According to Aaron S., the Virginia ruling ignored the motivations for posting reviews under pseudonyms, namely "the fact that these reviewers might have used pseudonyms to avoid the justifiable fear of retribution from the business." (He doesn't say what such retribution might be.) Aaron S. continues:
This ruling would allow a business owner in Virginia to obtain identifying information – such as birthdates, email addresses and IP addresses – of individuals that wrote reviews about that business based not on evidence, but only on the speculation of the business owner that maybe these individuals were not customers, but unidentified competitors.
What Yelp's blog post fails to acknowledge is that reviews written by "unidentified competitors" are a actual concern, and the fact that such reviews can squeak by their filter is an intrinsic problem with Yelp's model. A study done in 2013 showed that as many as 16% of Yelp reviews are fraudulent, and while Yelp has cracked down on businesses that buy fake reviews to boost their own ratings, what has been done to dissuade competitors from driving down ratings?
It's not just competitors who post reviews on businesses they've never been to. Take for example the case of Morton's Nashville, where a minor media scandal caused the restaurant's rating to plummet. The fake reviews have since been removed, but people are clearly not above posting fake reviews to get retribution. A similar ratings attack happened in Austin, Texas in 2012.
Maybe businesses are just overreacting to perceived wrongdoing? Aaron S. writes:
Litigation isn't a very good substitute for customer service, and businesses considering using the courts as a weapon against their customers should think twice. Overreacting to a bad review can often make things worse, as most courts are quick to protect online reviewers in the face of intimidation.
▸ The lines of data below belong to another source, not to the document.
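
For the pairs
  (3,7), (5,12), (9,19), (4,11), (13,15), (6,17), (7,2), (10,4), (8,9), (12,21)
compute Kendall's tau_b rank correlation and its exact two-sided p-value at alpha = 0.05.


Step 1: Enumerate the 45 unordered pairs (i,j) with i<j and classify each by sign(x_j-x_i) * sign(y_j-y_i).
  (1,2):dx=+2,dy=+5->C; (1,3):dx=+6,dy=+12->C; (1,4):dx=+1,dy=+4->C; (1,5):dx=+10,dy=+8->C
  (1,6):dx=+3,dy=+10->C; (1,7):dx=+4,dy=-5->D; (1,8):dx=+7,dy=-3->D; (1,9):dx=+5,dy=+2->C
  (1,10):dx=+9,dy=+14->C; (2,3):dx=+4,dy=+7->C; (2,4):dx=-1,dy=-1->C; (2,5):dx=+8,dy=+3->C
  (2,6):dx=+1,dy=+5->C; (2,7):dx=+2,dy=-10->D; (2,8):dx=+5,dy=-8->D; (2,9):dx=+3,dy=-3->D
  (2,10):dx=+7,dy=+9->C; (3,4):dx=-5,dy=-8->C; (3,5):dx=+4,dy=-4->D; (3,6):dx=-3,dy=-2->C
  (3,7):dx=-2,dy=-17->C; (3,8):dx=+1,dy=-15->D; (3,9):dx=-1,dy=-10->C; (3,10):dx=+3,dy=+2->C
  (4,5):dx=+9,dy=+4->C; (4,6):dx=+2,dy=+6->C; (4,7):dx=+3,dy=-9->D; (4,8):dx=+6,dy=-7->D
  (4,9):dx=+4,dy=-2->D; (4,10):dx=+8,dy=+10->C; (5,6):dx=-7,dy=+2->D; (5,7):dx=-6,dy=-13->C
  (5,8):dx=-3,dy=-11->C; (5,9):dx=-5,dy=-6->C; (5,10):dx=-1,dy=+6->D; (6,7):dx=+1,dy=-15->D
  (6,8):dx=+4,dy=-13->D; (6,9):dx=+2,dy=-8->D; (6,10):dx=+6,dy=+4->C; (7,8):dx=+3,dy=+2->C
  (7,9):dx=+1,dy=+7->C; (7,10):dx=+5,dy=+19->C; (8,9):dx=-2,dy=+5->D; (8,10):dx=+2,dy=+17->C
  (9,10):dx=+4,dy=+12->C
Step 2: C = 29, D = 16, total pairs = 45.
Step 3: tau = (C - D)/(n(n-1)/2) = (29 - 16)/45 = 0.288889.
Step 4: Exact two-sided p-value (enumerate n! = 3628800 permutations of y under H0): p = 0.291248.
Step 5: alpha = 0.05. fail to reject H0.

tau_b = 0.2889 (C=29, D=16), p = 0.291248, fail to reject H0.


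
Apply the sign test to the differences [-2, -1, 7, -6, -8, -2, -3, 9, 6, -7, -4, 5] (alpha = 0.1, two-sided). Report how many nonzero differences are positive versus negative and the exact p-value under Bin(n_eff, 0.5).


Step 1: Discard zero differences. Original n = 12; n_eff = number of nonzero differences = 12.
Nonzero differences (with sign): -2, -1, +7, -6, -8, -2, -3, +9, +6, -7, -4, +5
Step 2: Count signs: positive = 4, negative = 8.
Step 3: Under H0: P(positive) = 0.5, so the number of positives S ~ Bin(12, 0.5).
Step 4: Two-sided exact p-value = sum of Bin(12,0.5) probabilities at or below the observed probability = 0.387695.
Step 5: alpha = 0.1. fail to reject H0.

n_eff = 12, pos = 4, neg = 8, p = 0.387695, fail to reject H0.


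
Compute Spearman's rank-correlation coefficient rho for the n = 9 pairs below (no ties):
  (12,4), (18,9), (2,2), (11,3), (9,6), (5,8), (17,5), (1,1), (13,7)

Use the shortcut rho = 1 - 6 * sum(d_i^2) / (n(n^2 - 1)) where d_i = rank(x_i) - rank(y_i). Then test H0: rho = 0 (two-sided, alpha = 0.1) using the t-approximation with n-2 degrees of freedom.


Step 1: Rank x and y separately (midranks; no ties here).
rank(x): 12->6, 18->9, 2->2, 11->5, 9->4, 5->3, 17->8, 1->1, 13->7
rank(y): 4->4, 9->9, 2->2, 3->3, 6->6, 8->8, 5->5, 1->1, 7->7
Step 2: d_i = R_x(i) - R_y(i); compute d_i^2.
  (6-4)^2=4, (9-9)^2=0, (2-2)^2=0, (5-3)^2=4, (4-6)^2=4, (3-8)^2=25, (8-5)^2=9, (1-1)^2=0, (7-7)^2=0
sum(d^2) = 46.
Step 3: rho = 1 - 6*46 / (9*(9^2 - 1)) = 1 - 276/720 = 0.616667.
Step 4: Under H0, t = rho * sqrt((n-2)/(1-rho^2)) = 2.0725 ~ t(7).
Step 5: Two-sided p-value from the t-distribution with 7 df = 0.076929.
Step 6: alpha = 0.1. reject H0.

rho = 0.6167, p = 0.076929, reject H0 at alpha = 0.1.


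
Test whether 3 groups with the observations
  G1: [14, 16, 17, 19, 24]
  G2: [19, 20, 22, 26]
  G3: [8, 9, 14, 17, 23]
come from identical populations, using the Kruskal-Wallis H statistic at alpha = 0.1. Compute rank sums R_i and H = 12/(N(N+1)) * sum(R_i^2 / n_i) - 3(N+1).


Step 1: Combine all N = 14 observations and assign midranks.
sorted (value, group, rank): (8,G3,1), (9,G3,2), (14,G1,3.5), (14,G3,3.5), (16,G1,5), (17,G1,6.5), (17,G3,6.5), (19,G1,8.5), (19,G2,8.5), (20,G2,10), (22,G2,11), (23,G3,12), (24,G1,13), (26,G2,14)
Step 2: Sum ranks within each group.
R_1 = 36.5 (n_1 = 5)
R_2 = 43.5 (n_2 = 4)
R_3 = 25 (n_3 = 5)
Step 3: H = 12/(N(N+1)) * sum(R_i^2/n_i) - 3(N+1)
     = 12/(14*15) * (36.5^2/5 + 43.5^2/4 + 25^2/5) - 3*15
     = 0.057143 * 864.513 - 45
     = 4.400714.
Step 4: Ties present; correction factor C = 1 - 18/(14^3 - 14) = 0.993407. Corrected H = 4.400714 / 0.993407 = 4.429923.
Step 5: Under H0, H ~ chi^2(2); p-value = 0.109158.
Step 6: alpha = 0.1. fail to reject H0.

H = 4.4299, df = 2, p = 0.109158, fail to reject H0.


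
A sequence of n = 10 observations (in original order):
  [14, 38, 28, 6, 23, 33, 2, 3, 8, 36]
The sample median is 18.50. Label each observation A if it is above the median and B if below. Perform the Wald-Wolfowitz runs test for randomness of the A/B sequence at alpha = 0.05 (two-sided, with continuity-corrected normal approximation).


Step 1: Compute median = 18.50; label A = above, B = below.
Labels in order: BAABAABBBA  (n_A = 5, n_B = 5)
Step 2: Count runs R = 6.
Step 3: Under H0 (random ordering), E[R] = 2*n_A*n_B/(n_A+n_B) + 1 = 2*5*5/10 + 1 = 6.0000.
        Var[R] = 2*n_A*n_B*(2*n_A*n_B - n_A - n_B) / ((n_A+n_B)^2 * (n_A+n_B-1)) = 2000/900 = 2.2222.
        SD[R] = 1.4907.
Step 4: R = E[R], so z = 0 with no continuity correction.
Step 5: Two-sided p-value via normal approximation = 2*(1 - Phi(|z|)) = 1.000000.
Step 6: alpha = 0.05. fail to reject H0.

R = 6, z = 0.0000, p = 1.000000, fail to reject H0.


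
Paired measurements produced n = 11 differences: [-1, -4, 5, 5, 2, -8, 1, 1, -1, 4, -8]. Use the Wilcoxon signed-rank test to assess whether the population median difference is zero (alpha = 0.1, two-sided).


Step 1: Drop any zero differences (none here) and take |d_i|.
|d| = [1, 4, 5, 5, 2, 8, 1, 1, 1, 4, 8]
Step 2: Midrank |d_i| (ties get averaged ranks).
ranks: |1|->2.5, |4|->6.5, |5|->8.5, |5|->8.5, |2|->5, |8|->10.5, |1|->2.5, |1|->2.5, |1|->2.5, |4|->6.5, |8|->10.5
Step 3: Attach original signs; sum ranks with positive sign and with negative sign.
W+ = 8.5 + 8.5 + 5 + 2.5 + 2.5 + 6.5 = 33.5
W- = 2.5 + 6.5 + 10.5 + 2.5 + 10.5 = 32.5
(Check: W+ + W- = 66 should equal n(n+1)/2 = 66.)
Step 4: Test statistic W = min(W+, W-) = 32.5.
Step 5: Ties in |d|, so use the tie-corrected normal approximation.
        E[W] = n(n+1)/4 = 11*12/4 = 33.
        Tie groups: |d|=1 (t=4), |d|=4 (t=2), |d|=5 (t=2), |d|=8 (t=2); sum(t^3 - t) = 78.
        Var[W] = n(n+1)(2n+1)/24 - sum(t^3-t)/48 = 3036/24 - 78/48 = 124.875.
        z = (W - E[W]) / sqrt(Var[W]) = (32.5 - 33) / 11.1747 = -0.0447.
        Two-sided p = 2*Phi(z) = 0.964312.
Step 6: alpha = 0.1. fail to reject H0.

W+ = 33.5, W- = 32.5, W = min = 32.5, p = 0.964312, fail to reject H0.


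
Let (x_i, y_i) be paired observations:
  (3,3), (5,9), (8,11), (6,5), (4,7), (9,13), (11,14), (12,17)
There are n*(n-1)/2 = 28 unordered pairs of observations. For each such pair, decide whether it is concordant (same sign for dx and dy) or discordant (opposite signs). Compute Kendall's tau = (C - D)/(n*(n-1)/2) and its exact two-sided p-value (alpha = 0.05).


Step 1: Enumerate the 28 unordered pairs (i,j) with i<j and classify each by sign(x_j-x_i) * sign(y_j-y_i).
  (1,2):dx=+2,dy=+6->C; (1,3):dx=+5,dy=+8->C; (1,4):dx=+3,dy=+2->C; (1,5):dx=+1,dy=+4->C
  (1,6):dx=+6,dy=+10->C; (1,7):dx=+8,dy=+11->C; (1,8):dx=+9,dy=+14->C; (2,3):dx=+3,dy=+2->C
  (2,4):dx=+1,dy=-4->D; (2,5):dx=-1,dy=-2->C; (2,6):dx=+4,dy=+4->C; (2,7):dx=+6,dy=+5->C
  (2,8):dx=+7,dy=+8->C; (3,4):dx=-2,dy=-6->C; (3,5):dx=-4,dy=-4->C; (3,6):dx=+1,dy=+2->C
  (3,7):dx=+3,dy=+3->C; (3,8):dx=+4,dy=+6->C; (4,5):dx=-2,dy=+2->D; (4,6):dx=+3,dy=+8->C
  (4,7):dx=+5,dy=+9->C; (4,8):dx=+6,dy=+12->C; (5,6):dx=+5,dy=+6->C; (5,7):dx=+7,dy=+7->C
  (5,8):dx=+8,dy=+10->C; (6,7):dx=+2,dy=+1->C; (6,8):dx=+3,dy=+4->C; (7,8):dx=+1,dy=+3->C
Step 2: C = 26, D = 2, total pairs = 28.
Step 3: tau = (C - D)/(n(n-1)/2) = (26 - 2)/28 = 0.857143.
Step 4: Exact two-sided p-value (enumerate n! = 40320 permutations of y under H0): p = 0.001736.
Step 5: alpha = 0.05. reject H0.

tau_b = 0.8571 (C=26, D=2), p = 0.001736, reject H0.


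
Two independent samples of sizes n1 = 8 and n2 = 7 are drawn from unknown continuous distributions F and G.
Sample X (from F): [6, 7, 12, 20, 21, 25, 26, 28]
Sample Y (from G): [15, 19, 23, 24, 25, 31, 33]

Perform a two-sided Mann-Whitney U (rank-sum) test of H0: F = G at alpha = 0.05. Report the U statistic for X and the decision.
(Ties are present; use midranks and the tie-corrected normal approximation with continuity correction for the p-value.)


Step 1: Combine and sort all 15 observations; assign midranks.
sorted (value, group): (6,X), (7,X), (12,X), (15,Y), (19,Y), (20,X), (21,X), (23,Y), (24,Y), (25,X), (25,Y), (26,X), (28,X), (31,Y), (33,Y)
ranks: 6->1, 7->2, 12->3, 15->4, 19->5, 20->6, 21->7, 23->8, 24->9, 25->10.5, 25->10.5, 26->12, 28->13, 31->14, 33->15
Step 2: Rank sum for X: R1 = 1 + 2 + 3 + 6 + 7 + 10.5 + 12 + 13 = 54.5.
Step 3: U_X = R1 - n1(n1+1)/2 = 54.5 - 8*9/2 = 54.5 - 36 = 18.5.
       U_Y = n1*n2 - U_X = 56 - 18.5 = 37.5.
Step 4: Ties are present, so use the tie-corrected normal approximation (with continuity correction) for the p-value.
Step 5: p-value = 0.297190; compare to alpha = 0.05. fail to reject H0.

U_X = 18.5, p = 0.297190, fail to reject H0 at alpha = 0.05.


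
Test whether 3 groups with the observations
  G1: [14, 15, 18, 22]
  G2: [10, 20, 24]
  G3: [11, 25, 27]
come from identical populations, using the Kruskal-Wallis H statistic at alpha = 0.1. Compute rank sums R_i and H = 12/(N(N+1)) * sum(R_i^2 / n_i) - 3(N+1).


Step 1: Combine all N = 10 observations and assign midranks.
sorted (value, group, rank): (10,G2,1), (11,G3,2), (14,G1,3), (15,G1,4), (18,G1,5), (20,G2,6), (22,G1,7), (24,G2,8), (25,G3,9), (27,G3,10)
Step 2: Sum ranks within each group.
R_1 = 19 (n_1 = 4)
R_2 = 15 (n_2 = 3)
R_3 = 21 (n_3 = 3)
Step 3: H = 12/(N(N+1)) * sum(R_i^2/n_i) - 3(N+1)
     = 12/(10*11) * (19^2/4 + 15^2/3 + 21^2/3) - 3*11
     = 0.109091 * 312.25 - 33
     = 1.063636.
Step 4: No ties, so H is used without correction.
Step 5: Under H0, H ~ chi^2(2); p-value = 0.587536.
Step 6: alpha = 0.1. fail to reject H0.

H = 1.0636, df = 2, p = 0.587536, fail to reject H0.


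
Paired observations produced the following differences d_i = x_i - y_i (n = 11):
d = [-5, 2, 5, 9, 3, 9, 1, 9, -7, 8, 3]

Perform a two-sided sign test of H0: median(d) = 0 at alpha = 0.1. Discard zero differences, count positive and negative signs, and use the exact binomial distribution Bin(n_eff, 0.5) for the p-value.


Step 1: Discard zero differences. Original n = 11; n_eff = number of nonzero differences = 11.
Nonzero differences (with sign): -5, +2, +5, +9, +3, +9, +1, +9, -7, +8, +3
Step 2: Count signs: positive = 9, negative = 2.
Step 3: Under H0: P(positive) = 0.5, so the number of positives S ~ Bin(11, 0.5).
Step 4: Two-sided exact p-value = sum of Bin(11,0.5) probabilities at or below the observed probability = 0.065430.
Step 5: alpha = 0.1. reject H0.

n_eff = 11, pos = 9, neg = 2, p = 0.065430, reject H0.


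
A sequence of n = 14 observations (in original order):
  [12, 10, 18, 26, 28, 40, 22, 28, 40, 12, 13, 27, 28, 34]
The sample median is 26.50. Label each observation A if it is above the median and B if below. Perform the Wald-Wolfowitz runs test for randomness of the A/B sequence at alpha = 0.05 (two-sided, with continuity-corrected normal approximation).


Step 1: Compute median = 26.50; label A = above, B = below.
Labels in order: BBBBAABAABBAAA  (n_A = 7, n_B = 7)
Step 2: Count runs R = 6.
Step 3: Under H0 (random ordering), E[R] = 2*n_A*n_B/(n_A+n_B) + 1 = 2*7*7/14 + 1 = 8.0000.
        Var[R] = 2*n_A*n_B*(2*n_A*n_B - n_A - n_B) / ((n_A+n_B)^2 * (n_A+n_B-1)) = 8232/2548 = 3.2308.
        SD[R] = 1.7974.
Step 4: Continuity-corrected z = (R + 0.5 - E[R]) / SD[R] = (6 + 0.5 - 8.0000) / 1.7974 = -0.8345.
Step 5: Two-sided p-value via normal approximation = 2*(1 - Phi(|z|)) = 0.403986.
Step 6: alpha = 0.05. fail to reject H0.

R = 6, z = -0.8345, p = 0.403986, fail to reject H0.


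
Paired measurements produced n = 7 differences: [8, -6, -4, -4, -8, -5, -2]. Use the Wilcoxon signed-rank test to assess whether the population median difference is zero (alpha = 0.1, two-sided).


Step 1: Drop any zero differences (none here) and take |d_i|.
|d| = [8, 6, 4, 4, 8, 5, 2]
Step 2: Midrank |d_i| (ties get averaged ranks).
ranks: |8|->6.5, |6|->5, |4|->2.5, |4|->2.5, |8|->6.5, |5|->4, |2|->1
Step 3: Attach original signs; sum ranks with positive sign and with negative sign.
W+ = 6.5 = 6.5
W- = 5 + 2.5 + 2.5 + 6.5 + 4 + 1 = 21.5
(Check: W+ + W- = 28 should equal n(n+1)/2 = 28.)
Step 4: Test statistic W = min(W+, W-) = 6.5.
Step 5: Ties in |d|, so use the tie-corrected normal approximation.
        E[W] = n(n+1)/4 = 7*8/4 = 14.
        Tie groups: |d|=4 (t=2), |d|=8 (t=2); sum(t^3 - t) = 12.
        Var[W] = n(n+1)(2n+1)/24 - sum(t^3-t)/48 = 840/24 - 12/48 = 34.75.
        z = (W - E[W]) / sqrt(Var[W]) = (6.5 - 14) / 5.8949 = -1.2723.
        Two-sided p = 2*Phi(z) = 0.203272.
Step 6: alpha = 0.1. fail to reject H0.

W+ = 6.5, W- = 21.5, W = min = 6.5, p = 0.203272, fail to reject H0.


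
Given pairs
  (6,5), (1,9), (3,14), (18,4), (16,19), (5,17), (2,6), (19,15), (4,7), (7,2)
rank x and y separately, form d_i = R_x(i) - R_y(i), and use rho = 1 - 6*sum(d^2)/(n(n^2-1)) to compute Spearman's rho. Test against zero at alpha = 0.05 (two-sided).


Step 1: Rank x and y separately (midranks; no ties here).
rank(x): 6->6, 1->1, 3->3, 18->9, 16->8, 5->5, 2->2, 19->10, 4->4, 7->7
rank(y): 5->3, 9->6, 14->7, 4->2, 19->10, 17->9, 6->4, 15->8, 7->5, 2->1
Step 2: d_i = R_x(i) - R_y(i); compute d_i^2.
  (6-3)^2=9, (1-6)^2=25, (3-7)^2=16, (9-2)^2=49, (8-10)^2=4, (5-9)^2=16, (2-4)^2=4, (10-8)^2=4, (4-5)^2=1, (7-1)^2=36
sum(d^2) = 164.
Step 3: rho = 1 - 6*164 / (10*(10^2 - 1)) = 1 - 984/990 = 0.006061.
Step 4: Under H0, t = rho * sqrt((n-2)/(1-rho^2)) = 0.0171 ~ t(8).
Step 5: Two-sided p-value from the t-distribution with 8 df = 0.986743.
Step 6: alpha = 0.05. fail to reject H0.

rho = 0.0061, p = 0.986743, fail to reject H0 at alpha = 0.05.


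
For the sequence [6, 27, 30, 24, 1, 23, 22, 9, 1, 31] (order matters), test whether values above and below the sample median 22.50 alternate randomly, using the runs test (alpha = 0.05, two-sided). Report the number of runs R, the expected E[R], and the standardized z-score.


Step 1: Compute median = 22.50; label A = above, B = below.
Labels in order: BAAABABBBA  (n_A = 5, n_B = 5)
Step 2: Count runs R = 6.
Step 3: Under H0 (random ordering), E[R] = 2*n_A*n_B/(n_A+n_B) + 1 = 2*5*5/10 + 1 = 6.0000.
        Var[R] = 2*n_A*n_B*(2*n_A*n_B - n_A - n_B) / ((n_A+n_B)^2 * (n_A+n_B-1)) = 2000/900 = 2.2222.
        SD[R] = 1.4907.
Step 4: R = E[R], so z = 0 with no continuity correction.
Step 5: Two-sided p-value via normal approximation = 2*(1 - Phi(|z|)) = 1.000000.
Step 6: alpha = 0.05. fail to reject H0.

R = 6, z = 0.0000, p = 1.000000, fail to reject H0.


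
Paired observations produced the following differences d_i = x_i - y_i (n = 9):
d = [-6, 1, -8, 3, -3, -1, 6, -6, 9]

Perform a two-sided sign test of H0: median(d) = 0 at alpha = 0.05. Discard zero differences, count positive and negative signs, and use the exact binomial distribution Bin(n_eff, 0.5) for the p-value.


Step 1: Discard zero differences. Original n = 9; n_eff = number of nonzero differences = 9.
Nonzero differences (with sign): -6, +1, -8, +3, -3, -1, +6, -6, +9
Step 2: Count signs: positive = 4, negative = 5.
Step 3: Under H0: P(positive) = 0.5, so the number of positives S ~ Bin(9, 0.5).
Step 4: Two-sided exact p-value = sum of Bin(9,0.5) probabilities at or below the observed probability = 1.000000.
Step 5: alpha = 0.05. fail to reject H0.

n_eff = 9, pos = 4, neg = 5, p = 1.000000, fail to reject H0.


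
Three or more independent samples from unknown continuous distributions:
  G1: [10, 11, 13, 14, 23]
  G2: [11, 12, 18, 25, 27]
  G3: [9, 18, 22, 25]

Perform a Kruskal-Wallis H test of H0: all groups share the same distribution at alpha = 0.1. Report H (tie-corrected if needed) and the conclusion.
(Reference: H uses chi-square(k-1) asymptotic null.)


Step 1: Combine all N = 14 observations and assign midranks.
sorted (value, group, rank): (9,G3,1), (10,G1,2), (11,G1,3.5), (11,G2,3.5), (12,G2,5), (13,G1,6), (14,G1,7), (18,G2,8.5), (18,G3,8.5), (22,G3,10), (23,G1,11), (25,G2,12.5), (25,G3,12.5), (27,G2,14)
Step 2: Sum ranks within each group.
R_1 = 29.5 (n_1 = 5)
R_2 = 43.5 (n_2 = 5)
R_3 = 32 (n_3 = 4)
Step 3: H = 12/(N(N+1)) * sum(R_i^2/n_i) - 3(N+1)
     = 12/(14*15) * (29.5^2/5 + 43.5^2/5 + 32^2/4) - 3*15
     = 0.057143 * 808.5 - 45
     = 1.200000.
Step 4: Ties present; correction factor C = 1 - 18/(14^3 - 14) = 0.993407. Corrected H = 1.200000 / 0.993407 = 1.207965.
Step 5: Under H0, H ~ chi^2(2); p-value = 0.546630.
Step 6: alpha = 0.1. fail to reject H0.

H = 1.2080, df = 2, p = 0.546630, fail to reject H0.


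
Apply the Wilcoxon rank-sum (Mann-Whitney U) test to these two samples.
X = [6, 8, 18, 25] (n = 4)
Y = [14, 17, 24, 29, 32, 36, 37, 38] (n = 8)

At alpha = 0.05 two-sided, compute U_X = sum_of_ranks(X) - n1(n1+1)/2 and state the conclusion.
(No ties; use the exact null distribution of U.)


Step 1: Combine and sort all 12 observations; assign midranks.
sorted (value, group): (6,X), (8,X), (14,Y), (17,Y), (18,X), (24,Y), (25,X), (29,Y), (32,Y), (36,Y), (37,Y), (38,Y)
ranks: 6->1, 8->2, 14->3, 17->4, 18->5, 24->6, 25->7, 29->8, 32->9, 36->10, 37->11, 38->12
Step 2: Rank sum for X: R1 = 1 + 2 + 5 + 7 = 15.
Step 3: U_X = R1 - n1(n1+1)/2 = 15 - 4*5/2 = 15 - 10 = 5.
       U_Y = n1*n2 - U_X = 32 - 5 = 27.
Step 4: No ties, so the exact null distribution of U (based on enumerating the C(12,4) = 495 equally likely rank assignments) gives the two-sided p-value.
Step 5: p-value = 0.072727; compare to alpha = 0.05. fail to reject H0.

U_X = 5, p = 0.072727, fail to reject H0 at alpha = 0.05.


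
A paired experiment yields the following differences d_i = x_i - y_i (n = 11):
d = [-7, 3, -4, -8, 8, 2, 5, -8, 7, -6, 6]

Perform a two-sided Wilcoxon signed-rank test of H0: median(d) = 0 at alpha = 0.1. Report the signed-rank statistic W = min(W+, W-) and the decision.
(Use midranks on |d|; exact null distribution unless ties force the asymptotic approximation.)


Step 1: Drop any zero differences (none here) and take |d_i|.
|d| = [7, 3, 4, 8, 8, 2, 5, 8, 7, 6, 6]
Step 2: Midrank |d_i| (ties get averaged ranks).
ranks: |7|->7.5, |3|->2, |4|->3, |8|->10, |8|->10, |2|->1, |5|->4, |8|->10, |7|->7.5, |6|->5.5, |6|->5.5
Step 3: Attach original signs; sum ranks with positive sign and with negative sign.
W+ = 2 + 10 + 1 + 4 + 7.5 + 5.5 = 30
W- = 7.5 + 3 + 10 + 10 + 5.5 = 36
(Check: W+ + W- = 66 should equal n(n+1)/2 = 66.)
Step 4: Test statistic W = min(W+, W-) = 30.
Step 5: Ties in |d|, so use the tie-corrected normal approximation.
        E[W] = n(n+1)/4 = 11*12/4 = 33.
        Tie groups: |d|=6 (t=2), |d|=7 (t=2), |d|=8 (t=3); sum(t^3 - t) = 36.
        Var[W] = n(n+1)(2n+1)/24 - sum(t^3-t)/48 = 3036/24 - 36/48 = 125.75.
        z = (W - E[W]) / sqrt(Var[W]) = (30 - 33) / 11.2138 = -0.2675.
        Two-sided p = 2*Phi(z) = 0.789064.
Step 6: alpha = 0.1. fail to reject H0.

W+ = 30, W- = 36, W = min = 30, p = 0.789064, fail to reject H0.


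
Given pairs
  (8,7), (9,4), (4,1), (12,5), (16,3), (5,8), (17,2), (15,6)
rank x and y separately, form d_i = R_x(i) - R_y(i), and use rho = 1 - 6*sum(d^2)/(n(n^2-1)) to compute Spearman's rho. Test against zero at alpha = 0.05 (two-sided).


Step 1: Rank x and y separately (midranks; no ties here).
rank(x): 8->3, 9->4, 4->1, 12->5, 16->7, 5->2, 17->8, 15->6
rank(y): 7->7, 4->4, 1->1, 5->5, 3->3, 8->8, 2->2, 6->6
Step 2: d_i = R_x(i) - R_y(i); compute d_i^2.
  (3-7)^2=16, (4-4)^2=0, (1-1)^2=0, (5-5)^2=0, (7-3)^2=16, (2-8)^2=36, (8-2)^2=36, (6-6)^2=0
sum(d^2) = 104.
Step 3: rho = 1 - 6*104 / (8*(8^2 - 1)) = 1 - 624/504 = -0.238095.
Step 4: Under H0, t = rho * sqrt((n-2)/(1-rho^2)) = -0.6005 ~ t(6).
Step 5: Two-sided p-value from the t-distribution with 6 df = 0.570156.
Step 6: alpha = 0.05. fail to reject H0.

rho = -0.2381, p = 0.570156, fail to reject H0 at alpha = 0.05.


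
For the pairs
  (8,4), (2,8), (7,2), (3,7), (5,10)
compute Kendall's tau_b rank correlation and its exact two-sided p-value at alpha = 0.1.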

Meanwhile, over 700 FTC complaints against Yelp were released in early 2013, citing issues with the website's filter and "review validity" errors, among other things. Many of those reviews claim things like, "The site constantly and relentlessly filters out the good and excellent reviews displaying less positive reviews causing the rating to downgrade." So the Constitution only applies to the reviews that happen to get by Yelp's filter?
Meanwhile, said filter recently let through this two-star Alinea review written from the point of view of a baby (referencing this weekend's AlineaBabyGate), so you know, the thing obviously works really well.